If you parse out Mitsubishi’s sales numbers, the Outlander Sport leads Mitsubishi’s sales charts, with 34,216 units moved last year. The completely unrelated Nissan-based Outlander comes in second place at 33,883 (2,250 more for the Outlander PHEV). Even the dinky rattle-can rollerskate Mirage moved a healthy 22,741 units.

For reference, Mitsubishi sold more than five times the amount of cars that Alfa Romeo did.

Why It Matters

It doesn’t take an optometrist to see that Mitsubishi’s lineup is old and bad. The Outlander Sport is on its third facelift. It’s the automotive equivalent of when your mom batch-made spaghetti on Sunday evening and served it for dinner every day for the next week. It is now the proverbial Friday, and here we are, still eating nearly week-old spaghetti. Underneath, the Outlander Sport and Mirage are basically the same cars that were introduced in 2010 and 2014, respectively. 
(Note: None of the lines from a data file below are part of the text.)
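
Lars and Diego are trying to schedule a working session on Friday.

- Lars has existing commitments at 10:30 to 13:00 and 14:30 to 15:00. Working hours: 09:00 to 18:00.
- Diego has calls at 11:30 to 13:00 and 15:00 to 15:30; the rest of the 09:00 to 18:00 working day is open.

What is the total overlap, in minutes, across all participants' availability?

330 minutes

Lars free within 09:00–18:00: 09:00–10:30, 13:00–14:30, 15:00–18:00.
Diego free within 09:00–18:00: 09:00–11:30, 13:00–15:00, 15:30–18:00.
Lars ∩ Diego: 09:00–10:30, 13:00–14:30, 15:30–18:00.
Total common minutes: 90 + 90 + 150 = 330.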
This suggests how absolutely starved for product the American car market is. True, Mitsubishi’s appeal of a basic, cheap, mechanically robust vehicle could be appealing to a curmudgeon on a budget, but outside of that vacuum, Mitsubishi’s lineup is generally bad. The $11,000 discounted Mirage G4 I wrote about last year no longer exists, and even the most spartan Mirages have rocketed back up to (or even surpassed) their kind of high MSRP. 

New cars selling at their MSRP sans incentives does mean good things for Mitsubishi’s bottom line, but buyers might find themselves trapped in lackluster cars with not-so-good depreciation figures. It doesn’t matter what it is right now, if it has four wheels and an engine, someone will buy it. Except for the Eclipse Cross, which peaked at 19,661 units in 2019 but dropped to 10,319 units in 2020 and 8,947 units in 2021. Apparently the name has not been enough to keep people interested.

What To Expect Next

It seems like Mitsubishi might be primed for a renaissance. The Mirage, Eclipse Cross, and Outlander Sport aren’t so good, but reviews for the new Nissan-based Outlander have been fairly positive. Mitsubishi has more new (and likely Nissan-based) product in the pipeline. If it can somehow keep the momentum going, but with better cars, Mitsuishi just might pull itself from laughing stock to a competitor that we all can take seriously, for once in a long time.

I wouldn’t hold my breath for a modern Starion or Galant VR-4, though.